The king turned pale.

Elias’s voice shook.

“Then why do I have it?”

The old woman looked at him with unbearable tenderness.

“Because your father used the last of his strength to bind the dragon’s curse to his own bloodline, so it could never rise again.”

The arena erupted in frightened whispers.

The king’s fear became rage.

“He was supposed to die before the child was born!”

Elias flinched as though struck.

The words hung in the air.

The High Priest stared at the king.

“You murdered your own heir?”

The king shouted down at Elias, no longer able to hide the truth.

“Your father was worshipped more than I was! The people would have crowned him while I still breathed!”

Elias’s eyes filled with tears.

He had spent his whole life hungry, sleeping on stone, believing he had no family.

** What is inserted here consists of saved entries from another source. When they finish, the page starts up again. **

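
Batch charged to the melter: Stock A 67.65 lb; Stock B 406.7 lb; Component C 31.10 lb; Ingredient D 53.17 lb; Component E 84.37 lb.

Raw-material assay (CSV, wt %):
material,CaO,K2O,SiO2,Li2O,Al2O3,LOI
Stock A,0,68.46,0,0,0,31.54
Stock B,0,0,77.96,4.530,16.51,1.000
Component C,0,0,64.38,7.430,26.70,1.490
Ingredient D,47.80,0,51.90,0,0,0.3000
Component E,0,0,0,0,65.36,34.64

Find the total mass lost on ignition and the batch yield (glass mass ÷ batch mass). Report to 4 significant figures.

Each numeric step keeps full precision through every step; in-progress results appear, rounded to 4 significant figures, at each printed step; each reported figure is rounded once only; the derived quantities are carried in exact precision (five oxide percentages, the totals, the yield, ignition loss, glass mass) using the weight values at 587.7 lb of glass as written in the problem or answer text.
Loss on ignition, line by line:
  Stock A: 67.65 × 0.3154 = 21.34 lb
  Stock B: 406.7 × 0.01000 = 4.067 lb
  Component C: 31.10 × 0.01490 = 0.4634 lb
  Ingredient D: 53.17 × 0.003000 = 0.1595 lb
  Component E: 84.37 × 0.3464 = 29.23 lb
Total LOI = 55.25 lb
Glass = batch − LOI = 643.0 − 55.25 = 587.7 lb

LOI loss = 55.25 lb; glass = 587.7 lb; yield = 91.41%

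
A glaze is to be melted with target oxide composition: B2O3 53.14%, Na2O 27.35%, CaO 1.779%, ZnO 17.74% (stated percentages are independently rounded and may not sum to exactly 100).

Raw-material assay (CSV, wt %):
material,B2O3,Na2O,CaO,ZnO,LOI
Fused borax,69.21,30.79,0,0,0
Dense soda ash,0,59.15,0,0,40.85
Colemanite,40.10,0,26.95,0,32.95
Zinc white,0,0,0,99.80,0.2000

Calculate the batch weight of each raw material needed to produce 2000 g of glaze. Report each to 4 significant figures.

Batch per 2000 g glaze:
  Fused borax: 1459 g
  Dense soda ash: 165.2 g
  Colemanite: 132.0 g
  Zinc white: 355.5 g
Total batch = 2112 g; LOI loss = 111.7 g; yield = 94.71%

Mid-chain values are shown rounded to 4 significant digits at each printed step; full float precision is kept in every operation; exactly one rounding lands on each reported figure — derived quantities (four oxide percentages, totals, glass mass, yield, ignition loss) are re-derived from the batch weights for 2000 g of glass at full float precision precisely as stated by problem or answer.
Oxide-by-oxide targets in 2000 g glaze:
  B2O3: 53.14% × 2000 = 1063 g
  Na2O: 27.35% × 2000 = 547.0 g
  CaO: 1.779% × 2000 = 35.58 g
  ZnO: 17.74% × 2000 = 354.8 g
Per-oxide balance check applying the batch weights above, on the stated basis (sum by sum, the targets are met net of answer rounding effects):
  B2O3: 1459·0.6921 + 132.0·0.4010 = 1063 g (target 1063 g)
  Na2O: 1459·0.3079 + 165.2·0.5915 = 546.9 g (target 547.0 g)
  CaO: 132.0·0.2695 = 35.57 g (target 35.58 g)
  ZnO: 355.5·0.9980 = 354.8 g (target 354.8 g)
Mass balance on the glass: total charge less LOI = 2000 g (summing oxide targets gives 2000 g; the stated basis being 2000 g — deltas are rounding alone).
Batch total: Σ batch = 2112 g; LOI loss = Σ batch·LOI = 111.7 g; as yield: glass ÷ batch → 94.71%.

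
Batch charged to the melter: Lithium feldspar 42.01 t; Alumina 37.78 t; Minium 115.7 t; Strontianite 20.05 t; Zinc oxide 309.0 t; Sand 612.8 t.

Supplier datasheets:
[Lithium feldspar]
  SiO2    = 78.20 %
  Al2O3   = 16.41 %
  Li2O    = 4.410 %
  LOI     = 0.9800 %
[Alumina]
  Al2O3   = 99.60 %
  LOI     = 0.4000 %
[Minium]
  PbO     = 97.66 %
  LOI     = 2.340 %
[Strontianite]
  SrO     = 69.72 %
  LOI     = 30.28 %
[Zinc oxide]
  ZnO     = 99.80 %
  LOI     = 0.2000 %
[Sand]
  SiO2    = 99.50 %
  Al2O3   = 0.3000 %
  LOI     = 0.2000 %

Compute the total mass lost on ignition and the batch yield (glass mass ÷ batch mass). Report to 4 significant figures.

In-progress results are printed rounded to 4 significant figures alongside each step — every computation keeps full precision from first step to last; every reported figure is rounded only once; the derived quantities are rebuilt starting from the weights per 1126 t of glass at full precision (the totals, LOI, the six compositions, net glass mass, yield), as quoted within problem or answer.
Each material's LOI contribution:
  Lithium feldspar: 42.01 × 0.009800 = 0.4117 t
  Alumina: 37.78 × 0.004000 = 0.1511 t
  Minium: 115.7 × 0.02340 = 2.707 t
  Strontianite: 20.05 × 0.3028 = 6.071 t
  Zinc oxide: 309.0 × 0.002000 = 0.6180 t
  Sand: 612.8 × 0.002000 = 1.226 t
Total LOI = 11.18 t
Glass = batch − LOI = 1137 − 11.18 = 1126 t

LOI loss = 11.18 t; glass = 1126 t; yield = 99.02%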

All because a grandfather on a golden throne had been afraid of his own son.

“You sent me into this arena to die,” Elias whispered.

The king looked at the lion and understood too late why it had refused.

“I sent you to finish what should have ended twelve years ago.”

The black lion roared.

This time, the sound shook dust from the ancient stone walls.

Royal guards moved toward Elias, but the beast stepped in front of him, fangs bared.

The crowd no longer cheered for blood.

They began shouting one name.

“Cassian!”

“Cassian!”

“Cassian!”

Elias stood behind the lion, crying silently as the father he never knew filled the arena through thousands of voices.

The High Priest lowered his staff and bowed toward the boy.

“The true heir lives.”

The king stumbled backward.

“No! He is a beggar!”

Elias looked at his torn tunic, his dirty feet, the scar that had condemned him before he even knew what it meant.

Then he lifted his eyes.

“I was a beggar because you stole my father from me.”

The black lion slowly knelt.

Elias understood without being told.

He climbed onto its enormous back, his thin hands disappearing into the midnight mane.

As the lion rose, the glowing scar on his arm blazed brighter.

Then the sun vanished.

A shadow swept across the arena.

The crowd fell silent.

Above the coliseum, something vast and winged moved behind the clouds.

The High Priest looked up in terror.

“The dragon’s curse…”

Elias gripped the lion’s mane as its roar turned toward the sky.

And the king whispered, horrified:

“He did not come back for the throne. He came back because the Shadow Dragon is alive.”